Het hof, beschikkende in hoger beroep:
vernietigt de beschikking van de rechtbank Gelderland, zittingsplaats Arnhem, van
18 januari 2023, voor zover het de verdeling van de zorg- en opvoedingstaken betreft,
en in zoverre opnieuw beschikkende:
verdeelt de zorg- en opvoedingstaken tussen de moeder en de vader aldus dat [de minderjarige]
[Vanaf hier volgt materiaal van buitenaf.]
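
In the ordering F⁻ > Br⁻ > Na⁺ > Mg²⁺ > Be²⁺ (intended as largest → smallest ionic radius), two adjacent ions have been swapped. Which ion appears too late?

Check each adjacent pair. F⁻ and Br⁻ are reversed: both in group 17 with the same charge; F⁻ (period 2) has the smaller radius. No other neighbouring pair contradicts the periodic trends, so Br⁻ is the ion listed too late.

Br⁻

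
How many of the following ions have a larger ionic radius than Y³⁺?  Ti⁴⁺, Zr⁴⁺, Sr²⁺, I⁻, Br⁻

3

Electron counts and nuclear charges: Ti⁴⁺ has 18 e⁻ (Z=22), Zr⁴⁺ has 36 e⁻ (Z=40), Y³⁺ has 36 e⁻ (Z=39), Sr²⁺ has 36 e⁻ (Z=38), Br⁻ has 36 e⁻ (Z=35), I⁻ has 54 e⁻ (Z=53). Ti⁴⁺ < Zr⁴⁺ (same group, period 4 vs 5); Zr⁴⁺ < Y³⁺ (isoelectronic, higher Z=40 is smaller); Y³⁺ < Sr²⁺ (both 36 e⁻, Z=39>38); Sr²⁺ < Br⁻ (isoelectronic, higher Z=38 is smaller); Br⁻ < I⁻ (same group, 1 shell fewer).
Overall: Ti⁴⁺ < Zr⁴⁺ < Y³⁺ < Sr²⁺ < Br⁻ < I⁻. Y³⁺ has 2 below it and 3 above. Count: 3.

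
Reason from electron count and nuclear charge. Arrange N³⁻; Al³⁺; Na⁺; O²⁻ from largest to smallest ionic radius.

N³⁻ > O²⁻ > Na⁺ > Al³⁺

Each ion has 10 electrons. The ranking follows nuclear charge in reverse — greater Z gives a smaller radius. Al³⁺ (Z=13), Na⁺ (Z=11), O²⁻ (Z=8), N³⁻ (Z=7).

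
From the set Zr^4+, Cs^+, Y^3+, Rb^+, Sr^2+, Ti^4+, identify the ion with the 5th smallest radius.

Electron counts and nuclear charges: Ti^4+ has 18 e⁻ (Z=22), Zr^4+ has 36 e⁻ (Z=40), Y^3+ has 36 e⁻ (Z=39), Sr^2+ has 36 e⁻ (Z=38), Rb^+ has 36 e⁻ (Z=37), Cs^+ has 54 e⁻ (Z=55). Ti^4+ < Zr^4+ (same group, period 4 vs 5); Zr^4+ < Y^3+ (isoelectronic, higher Z=40 is smaller); Y^3+ < Sr^2+ (isoelectronic, higher Z=39 is smaller); Sr^2+ < Rb^+ (isoelectronic, higher Z=38 is smaller); Rb^+ < Cs^+ (same group, 1 shell fewer).
That gives Ti^4+ < Zr^4+ < Y^3+ < Sr^2+ < Rb^+ < Cs^+. From the smallest end, number 5 is Rb^+.

Rb^+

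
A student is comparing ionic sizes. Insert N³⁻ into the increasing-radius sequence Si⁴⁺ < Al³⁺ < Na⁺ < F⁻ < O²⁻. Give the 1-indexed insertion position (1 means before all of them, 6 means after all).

6

Each ion has 10 electrons. The ranking follows nuclear charge in reverse — greater Z gives a smaller radius. Si⁴⁺ (Z=14), Al³⁺ (Z=13), Na⁺ (Z=11), F⁻ (Z=9), O²⁻ (Z=8), N³⁻ (Z=7).
The complete sequence is Si⁴⁺ < Al³⁺ < Na⁺ < F⁻ < O²⁻ < N³⁻. N³⁻ sits at position 6.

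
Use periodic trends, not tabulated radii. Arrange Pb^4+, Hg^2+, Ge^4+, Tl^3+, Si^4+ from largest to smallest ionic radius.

Hg^2+ > Tl^3+ > Pb^4+ > Ge^4+ > Si^4+

Si^4+: 10 e⁻, Z=14, Ge^4+: 28 e⁻, Z=32, Pb^4+: 78 e⁻, Z=82, Tl^3+: 78 e⁻, Z=81, Hg^2+: 78 e⁻, Z=80. Si^4+ < Ge^4+ (same group, period 3 vs 4); Ge^4+ < Pb^4+ (same group, 2 shells fewer); Pb^4+ < Tl^3+ (both 78 e⁻, Z=82>81); Tl^3+ < Hg^2+ (both 78 e⁻, Z=81>80).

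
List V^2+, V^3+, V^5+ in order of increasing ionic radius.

V^5+ < V^3+ < V^2+

These are all V ions. Removing more electrons (higher positive charge) pulls the remaining electrons in closer, so V^5+ is smallest and V^2+ is largest.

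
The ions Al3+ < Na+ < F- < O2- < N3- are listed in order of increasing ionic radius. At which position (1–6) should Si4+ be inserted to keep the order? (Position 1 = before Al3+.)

Isoelectronic series (10 e⁻ each). Size is set by nuclear charge: more protons means a smaller ion. Si4+ (Z=14), Al3+ (Z=13), Na+ (Z=11), F- (Z=9), O2- (Z=8), N3- (Z=7).
The complete sequence is Si4+ < Al3+ < Na+ < F- < O2- < N3-. Si4+ sits at position 1.

1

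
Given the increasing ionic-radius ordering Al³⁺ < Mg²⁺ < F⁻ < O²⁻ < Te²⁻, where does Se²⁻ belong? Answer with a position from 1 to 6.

5

Tabulating Z and e⁻: Al³⁺ has 10 e⁻ (Z=13), Mg²⁺ has 10 e⁻ (Z=12), F⁻ has 10 e⁻ (Z=9), O²⁻ has 10 e⁻ (Z=8), Se²⁻ has 36 e⁻ (Z=34), Te²⁻ has 54 e⁻ (Z=52). Al³⁺ < Mg²⁺ (both 10 e⁻, Z=13>12); Mg²⁺ < F⁻ (isoelectronic, higher Z=12 is smaller); F⁻ < O²⁻ (isoelectronic, higher Z=9 is smaller); O²⁻ < Se²⁻ (same group, period 2 vs 4); Se²⁻ < Te²⁻ (same group, 1 shell fewer).
Merged order: Al³⁺ < Mg²⁺ < F⁻ < O²⁻ < Se²⁻ < Te²⁻ — Se²⁻ is number 5.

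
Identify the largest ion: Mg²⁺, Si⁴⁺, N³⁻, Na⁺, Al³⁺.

N³⁻

Isoelectronic series (10 e⁻ each). Size is set by nuclear charge: more protons means a smaller ion. Si⁴⁺ (Z=14), Al³⁺ (Z=13), Mg²⁺ (Z=12), Na⁺ (Z=11), N³⁻ (Z=7).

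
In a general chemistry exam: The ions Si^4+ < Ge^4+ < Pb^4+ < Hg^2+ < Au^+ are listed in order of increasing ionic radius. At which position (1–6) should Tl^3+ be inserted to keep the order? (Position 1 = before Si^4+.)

4

Si^4+: 10 e⁻, Z=14, Ge^4+: 28 e⁻, Z=32, Pb^4+: 78 e⁻, Z=82, Tl^3+: 78 e⁻, Z=81, Hg^2+: 78 e⁻, Z=80, Au^+: 78 e⁻, Z=79. Si^4+ < Ge^4+ (same group, 1 shell fewer); Ge^4+ < Pb^4+ (same group, period 4 vs 6); Pb^4+ < Tl^3+ (both 78 e⁻, Z=82>81); Tl^3+ < Hg^2+ (isoelectronic, higher Z=81 is smaller); Hg^2+ < Au^+ (both 78 e⁻, Z=80>79).
Merged order: Si^4+ < Ge^4+ < Pb^4+ < Tl^3+ < Hg^2+ < Au^+ — Tl^3+ is number 4.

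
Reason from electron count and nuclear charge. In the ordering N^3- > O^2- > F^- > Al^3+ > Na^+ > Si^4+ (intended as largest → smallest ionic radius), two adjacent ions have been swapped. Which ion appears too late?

Check each adjacent pair. Al^3+ and Na^+ are reversed: they are isoelectronic (10 e⁻) and Al has more protons than Na (13 vs 11), making Al^3+ smaller. No other neighbouring pair contradicts the periodic trends, so Na^+ is the ion listed too late.

Na^+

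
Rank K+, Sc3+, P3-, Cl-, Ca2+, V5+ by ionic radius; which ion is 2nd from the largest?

Cl-

These species are isoelectronic with 18 electrons. The only difference is the number of protons: V5+ (Z=23), Sc3+ (Z=21), Ca2+ (Z=20), K+ (Z=19), Cl- (Z=17), P3- (Z=15). The strongest nuclear pull (V5+) gives the smallest ion.
Ordering: V5+ < Sc3+ < Ca2+ < K+ < Cl- < P3-. The 2nd largest is Cl-.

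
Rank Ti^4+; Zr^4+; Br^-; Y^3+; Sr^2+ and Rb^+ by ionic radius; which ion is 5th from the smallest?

Electron counts and nuclear charges: Ti^4+ has 18 e⁻ (Z=22), Zr^4+ has 36 e⁻ (Z=40), Y^3+ has 36 e⁻ (Z=39), Sr^2+ has 36 e⁻ (Z=38), Rb^+ has 36 e⁻ (Z=37), Br^- has 36 e⁻ (Z=35). Ti^4+ < Zr^4+ (same group, 1 shell fewer); Zr^4+ < Y^3+ (isoelectronic, higher Z=40 is smaller); Y^3+ < Sr^2+ (isoelectronic, higher Z=39 is smaller); Sr^2+ < Rb^+ (both 36 e⁻, Z=38>37); Rb^+ < Br^- (both 36 e⁻, Z=37>35).
That gives Ti^4+ < Zr^4+ < Y^3+ < Sr^2+ < Rb^+ < Br^-. From the smallest end, number 5 is Rb^+.

Rb^+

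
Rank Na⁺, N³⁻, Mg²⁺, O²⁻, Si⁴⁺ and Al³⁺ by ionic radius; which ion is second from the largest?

All of these have 10 electrons (isoelectronic). With the same electron cloud, the ion with the most protons pulls it in tightest. Nuclear charges: Si⁴⁺ (Z=14), Al³⁺ (Z=13), Mg²⁺ (Z=12), Na⁺ (Z=11), O²⁻ (Z=8), N³⁻ (Z=7). Highest Z is smallest.
Ordering: Si⁴⁺ < Al³⁺ < Mg²⁺ < Na⁺ < O²⁻ < N³⁻. The second largest is O²⁻.

O²⁻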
minimaal bij de vader verblijft: op vrijdag en zondag telkens voor de duur van vier uur waarbij alleen het eerste en laatste uur worden begeleid en waarbij onder leiding van de GI toegewerkt moet worden naar een volledig onbegeleid contact;
verklaart deze beschikking tot zover uitvoerbaar bij voorraad;
compenseert de kosten van het geding in hoger beroep in die zin, dat iedere partij de eigen kosten draagt;
wijst het meer of anders verzochte af.
Deze beschikking is gegeven door mrs. H. Phaff, R. Feunekes en D.J.I. Kroezen, bijgestaan door F.E. Knoppert als griffier, en is op 5 september 2023 uitgesproken in het openbaar in tegenwoordigheid van de griffier.